Electricity market liberalisation will allow for electricity supplier selection, at first for large customers, whose consumption is higher or equal to a level set by a regulation of the Ministry of Economy, hence the customers can buy electricity under better conditions. In the next step, in line with the market liberalisation schedule, the supplier will be selected also by customers with lower electricity consumption, including households that might result in lower prices, as well as improved services related to electricity supplies. In the end the electricity price will be modified so as to express the actual value at various voltage levels. One of the possibilities how to provide comprehensive service to customers with the best price is the comprehensiveness of electricity delivery combined with other products, i.e. gas, water, or telecommunication services (data transmission, internet connection) respectively.

What are the future SEPS tasks in relation with integration of Slovakia in the European Union?
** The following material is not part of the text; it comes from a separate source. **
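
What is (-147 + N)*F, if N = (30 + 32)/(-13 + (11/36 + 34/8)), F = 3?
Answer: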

Firstly it is essential to get a full membership in the Association of the European Transmission System Operators (ETSO), where SEPS obtained an associated membership on January 1, 2002. ETSO is an association dealing with the economic agenda of the transmission system operators, and for Slovakia the questions of cross-border transmission tariffs and solution of so-called electricity transmission narrow points will be certainly important. The next task is the need of active involvement in the liberalised power environment formation in Europe, as well as to be a trustworthy and hot partner in the European electricity market. Other permanent basic tasks in the future will include ensuring a reliable and safe operation of international transmission system interconnections from the synchronous area as the basic assumption for trouble-free electricity exchanges by ensuring the domestic as well as cross-border non-discriminating access to grids.